I would like to match the characters between two occurrences of #'s. for example the characters between the second and third occurrence should match: 'US'
I'm using Google Bigquery and was able to match the first two terms of the string but struggle with the third:
REGEXP_EXTRACT(locations,r'^\d') as location_type,
REGEXP_REPLACE(REGEXP_EXTRACT(locations,r'^\d#.*?#'),r'^\d*#|#','') as location_full_name,
????
locations are strings such as the one above.

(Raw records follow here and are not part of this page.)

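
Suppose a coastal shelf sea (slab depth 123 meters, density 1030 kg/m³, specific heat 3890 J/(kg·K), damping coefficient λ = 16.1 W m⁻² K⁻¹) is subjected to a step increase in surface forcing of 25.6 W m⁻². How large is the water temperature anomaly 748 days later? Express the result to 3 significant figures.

1.40 K

Areal heat capacity C = ρ c_p D = 1030 × 3890 × 123 = 4.93×10^8 J/(m²·K).
τ = C / λ = 4.93×10^8 / 16.1 = 3.06×10^7 s.
Equilibrium anomaly ΔT_eq = F / λ = 25.6 / 16.1 = 1.59 K.
t = 748 days = 6.46×10^7 s, so t/τ = 2.11.
ΔT(t) = ΔT_eq (1 − e^(−t/τ)) = 1.59 × (1 − e^−2.11) = 1.40 K.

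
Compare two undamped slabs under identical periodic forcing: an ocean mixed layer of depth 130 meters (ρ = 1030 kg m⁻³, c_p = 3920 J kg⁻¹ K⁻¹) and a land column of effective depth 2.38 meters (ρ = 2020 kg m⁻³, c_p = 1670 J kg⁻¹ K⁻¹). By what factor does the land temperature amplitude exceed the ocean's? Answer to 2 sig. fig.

65

C_ocean = 1030 × 3920 × 130 = 5.25×10^8 J/(m²·K).
C_land = 2020 × 1670 × 2.38 = 8.03×10^6 J/(m²·K).
Undamped amplitude ∝ 1/C, so A_land/A_ocean = C_ocean/C_land = 65.4.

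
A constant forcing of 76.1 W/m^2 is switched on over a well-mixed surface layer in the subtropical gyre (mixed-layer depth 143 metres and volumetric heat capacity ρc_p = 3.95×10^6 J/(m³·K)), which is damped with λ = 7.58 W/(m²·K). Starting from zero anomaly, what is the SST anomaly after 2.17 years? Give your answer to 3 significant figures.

6.03 K

Areal heat capacity C = ρc_p × D = 3.95×10^6 × 143 = 5.65×10^8 J/(m²·K).
τ = C / λ = 5.65×10^8 / 7.58 = 7.45×10^7 s.
Equilibrium anomaly ΔT_eq = F / λ = 76.1 / 7.58 = 10.0 K.
t = 2.17 years = 6.85×10^7 s, so t/τ = 0.919.
ΔT(t) = ΔT_eq (1 − e^(−t/τ)) = 10.0 × (1 − e^−0.919) = 6.03 K.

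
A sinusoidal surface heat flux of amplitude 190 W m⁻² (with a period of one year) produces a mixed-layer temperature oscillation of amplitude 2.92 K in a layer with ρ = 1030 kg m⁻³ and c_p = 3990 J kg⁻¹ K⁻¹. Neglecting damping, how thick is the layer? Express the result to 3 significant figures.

ω = 2π / 3.15×10^7 s = 1.99×10^-7 s⁻¹.
Required C = F₀ / (A ω) = 190 / (2.92 × 1.99×10^-7) = 3.27×10^8 J/(m²·K).
D = C / (ρ c_p) = 3.27×10^8 / (1030 × 3990) = 79.5 m.

79.5 m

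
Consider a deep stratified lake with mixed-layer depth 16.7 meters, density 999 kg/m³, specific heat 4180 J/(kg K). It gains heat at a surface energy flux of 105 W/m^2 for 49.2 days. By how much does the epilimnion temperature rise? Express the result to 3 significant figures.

6.40 K

Areal heat capacity C = ρ c_p D = 999 × 4180 × 16.7 = 6.97×10^7 J/(m²·K).
Net heat input Q = F Δt = 105 × (49.2 days × 86400 s/day) = 4.46×10^8 J/m².
ΔT = Q / C = 4.46×10^8 / 6.97×10^7 = 6.40 K.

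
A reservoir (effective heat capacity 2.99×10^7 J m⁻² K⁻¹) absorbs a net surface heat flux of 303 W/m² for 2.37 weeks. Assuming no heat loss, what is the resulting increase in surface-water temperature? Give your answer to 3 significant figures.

Areal heat capacity C = 2.99×10^7 J m⁻² K⁻¹ (given).
Net heat input Q = F Δt = 303 × (2.37 weeks × 6.048×10^5 s/week) = 4.34×10^8 J/m².
ΔT = Q / C = 4.34×10^8 / 2.99×10^7 = 14.5 K.

14.5 K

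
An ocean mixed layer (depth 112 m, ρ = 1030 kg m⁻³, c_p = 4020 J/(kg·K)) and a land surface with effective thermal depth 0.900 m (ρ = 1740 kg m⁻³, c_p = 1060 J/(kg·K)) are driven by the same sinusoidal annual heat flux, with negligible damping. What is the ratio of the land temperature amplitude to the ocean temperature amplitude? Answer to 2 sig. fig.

C_ocean = 1030 × 4020 × 112 = 4.64×10^8 J/(m²·K).
C_land = 1740 × 1060 × 0.900 = 1.66×10^6 J/(m²·K).
Undamped amplitude ∝ 1/C, so A_land/A_ocean = C_ocean/C_land = 279.

280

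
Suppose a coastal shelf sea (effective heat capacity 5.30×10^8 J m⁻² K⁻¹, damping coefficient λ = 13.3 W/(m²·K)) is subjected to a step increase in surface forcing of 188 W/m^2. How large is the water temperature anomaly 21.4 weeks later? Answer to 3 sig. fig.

Areal heat capacity C = 5.30×10^8 J m⁻² K⁻¹ (given).
τ = C / λ = 5.30×10^8 / 13.3 = 3.98×10^7 s.
Equilibrium anomaly ΔT_eq = F / λ = 188 / 13.3 = 14.1 K.
t = 21.4 weeks = 1.29×10^7 s, so t/τ = 0.325.
ΔT(t) = ΔT_eq (1 − e^(−t/τ)) = 14.1 × (1 − e^−0.325) = 3.92 K.

3.92 K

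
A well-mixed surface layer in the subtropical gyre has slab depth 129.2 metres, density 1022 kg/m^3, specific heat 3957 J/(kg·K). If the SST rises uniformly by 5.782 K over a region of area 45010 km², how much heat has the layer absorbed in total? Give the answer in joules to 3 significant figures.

Areal heat capacity C = ρ c_p D = 1022 × 3957 × 129.2 = 5.22×10^8 J/(m^2 K).
Heat per unit area: q = C ΔT = 5.22×10^8 × 5.782 = 3.02×10^9 J/m².
Total heat: Q = q × A = 3.02×10^9 × (45010 × 10⁶ m²) = 1.36×10^20 J.

1.36×10^20 J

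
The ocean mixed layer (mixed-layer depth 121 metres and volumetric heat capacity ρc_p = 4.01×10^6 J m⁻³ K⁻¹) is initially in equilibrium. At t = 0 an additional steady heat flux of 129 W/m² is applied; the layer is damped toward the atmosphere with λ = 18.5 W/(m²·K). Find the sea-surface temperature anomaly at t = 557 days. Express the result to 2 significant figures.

5.9 K

Areal heat capacity C = ρc_p × D = 4.01×10^6 × 121 = 4.85×10^8 J/(m^2 K).
τ = C / λ = 4.85×10^8 / 18.5 = 2.62×10^7 s.
Equilibrium anomaly ΔT_eq = F / λ = 129 / 18.5 = 6.97 K.
t = 557 days = 4.81×10^7 s, so t/τ = 1.83.
ΔT(t) = ΔT_eq (1 − e^(−t/τ)) = 6.97 × (1 − e^−1.83) = 5.86 K.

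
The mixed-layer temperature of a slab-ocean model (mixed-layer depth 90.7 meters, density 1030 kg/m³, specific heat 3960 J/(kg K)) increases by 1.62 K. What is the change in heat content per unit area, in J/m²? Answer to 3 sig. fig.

5.99×10^8

Areal heat capacity C = ρ c_p D = 1030 × 3960 × 90.7 = 3.70×10^8 J m⁻² K⁻¹.
ΔQ = C ΔT = 3.70×10^8 × 1.62 = 5.99×10^8 J/m².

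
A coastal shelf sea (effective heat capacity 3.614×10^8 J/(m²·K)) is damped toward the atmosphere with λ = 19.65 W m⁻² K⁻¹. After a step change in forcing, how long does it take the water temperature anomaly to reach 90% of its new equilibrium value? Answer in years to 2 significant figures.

1.3 years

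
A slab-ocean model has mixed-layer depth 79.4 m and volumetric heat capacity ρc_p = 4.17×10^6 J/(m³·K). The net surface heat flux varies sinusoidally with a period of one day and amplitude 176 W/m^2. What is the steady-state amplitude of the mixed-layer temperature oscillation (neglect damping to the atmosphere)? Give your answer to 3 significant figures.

0.00731 K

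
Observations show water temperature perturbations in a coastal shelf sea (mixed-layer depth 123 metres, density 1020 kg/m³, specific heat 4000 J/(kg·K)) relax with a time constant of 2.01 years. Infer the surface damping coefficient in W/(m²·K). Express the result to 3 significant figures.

7.91

Areal heat capacity C = ρ c_p D = 1020 × 4000 × 123 = 5.02×10^8 J m⁻² K⁻¹.
τ = 2.01 years = 6.34×10^7 s.
λ = C / τ = 5.02×10^8 / 6.34×10^7 = 7.91 W/(m²·K).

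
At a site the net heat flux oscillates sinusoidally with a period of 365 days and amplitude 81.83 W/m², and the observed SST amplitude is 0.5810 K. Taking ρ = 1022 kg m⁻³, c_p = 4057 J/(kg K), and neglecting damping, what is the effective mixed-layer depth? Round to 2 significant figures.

170 m

ω = 2π / 3.15×10^7 s = 1.99×10^-7 s⁻¹.
Required C = F₀ / (A ω) = 81.83 / (0.5810 × 1.99×10^-7) = 7.07×10^8 J/(m²·K).
D = C / (ρ c_p) = 7.07×10^8 / (1022 × 4057) = 170 m.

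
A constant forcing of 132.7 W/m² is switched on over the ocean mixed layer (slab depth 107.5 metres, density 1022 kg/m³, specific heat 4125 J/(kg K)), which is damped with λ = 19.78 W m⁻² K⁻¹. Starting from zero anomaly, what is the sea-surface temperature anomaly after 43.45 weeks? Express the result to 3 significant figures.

4.58 K

Areal heat capacity C = ρ c_p D = 1022 × 4125 × 107.5 = 4.53×10^8 J m⁻² K⁻¹.
τ = C / λ = 4.53×10^8 / 19.78 = 2.29×10^7 s.
Equilibrium anomaly ΔT_eq = F / λ = 132.7 / 19.78 = 6.71 K.
t = 43.45 weeks = 2.63×10^7 s, so t/τ = 1.15.
ΔT(t) = ΔT_eq (1 − e^(−t/τ)) = 6.71 × (1 − e^−1.15) = 4.58 K.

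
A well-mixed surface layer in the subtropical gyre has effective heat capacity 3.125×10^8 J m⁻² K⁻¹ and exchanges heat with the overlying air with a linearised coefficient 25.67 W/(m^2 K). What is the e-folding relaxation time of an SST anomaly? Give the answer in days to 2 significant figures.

Areal heat capacity C = 3.125×10^8 J m⁻² K⁻¹ (given).
Relaxation time τ = C / λ = 3.12×10^8 / 25.67 = 1.22×10^7 s.
In days: 1.22×10^7 s / (86400 s/day) = 141 days.

140 days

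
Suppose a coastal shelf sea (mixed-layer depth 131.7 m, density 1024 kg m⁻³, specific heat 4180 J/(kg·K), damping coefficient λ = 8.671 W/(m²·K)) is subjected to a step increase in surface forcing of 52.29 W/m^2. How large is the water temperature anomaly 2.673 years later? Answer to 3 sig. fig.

4.38 K

Areal heat capacity C = ρ c_p D = 1024 × 4180 × 131.7 = 5.64×10^8 J/(m^2 K).
τ = C / λ = 5.64×10^8 / 8.671 = 6.50×10^7 s.
Equilibrium anomaly ΔT_eq = F / λ = 52.29 / 8.671 = 6.03 K.
t = 2.673 years = 8.44×10^7 s, so t/τ = 1.30.
ΔT(t) = ΔT_eq (1 − e^(−t/τ)) = 6.03 × (1 − e^−1.30) = 4.38 K.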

I've found this question but I have multiple delimeters and would like to specify between which occurences the match should take place e.g. 2 and 5th occurrence.
Upvotes: 2
Views: 3832
Reputation: 173210
My use-case resembles a simple SPLIT(string,"#") operation but regex gives me a bit more flexibility
Obviously REGEXP_EXTRACT()
is the way to go here - but wanted to throw different option to show flexibility in using split too - just one of an option
#standardSQL
WITH `project.dataset.table` AS (
SELECT '3#White House, District Of Columbia, United States#US#USDC#DC001#38.8951#-77.0364#531871#382' locations
)
SELECT
REGEXP_EXTRACT(locations, r'^(?:[^#]*#){2}([^#]*(?:#[^#]*){3})') value_via_regexp,
(SELECT STRING_AGG(part, '#' ORDER BY pos) FROM UNNEST(SPLIT(locations, '#')) part WITH OFFSET pos WHERE pos BETWEEN 2 AND 5) value_via_split_unnest
FROM `project.dataset.table`
with result as
Row value_via_regexp value_via_split_unnest
1 US#USDC#DC001#38.8951 US#USDC#DC001#38.8951
Upvotes: 1
Reputation: 627607
You may use a regex like ^(?:[^#]*#){N}([^#]*)
where N
is the number of your required substring minus 1. To get US
, which is the third value, you may use
^(?:[^#]*#){2}([^#]*)
See the regex demo
Details
^
- start of string(?:[^#]*#){2}
- two sequences of
[^#]*
- any zero or more chars other than #
#
- a #
char([^#]*)
- Capturing group 1: any zero or more chars other than #
.Upvotes: 3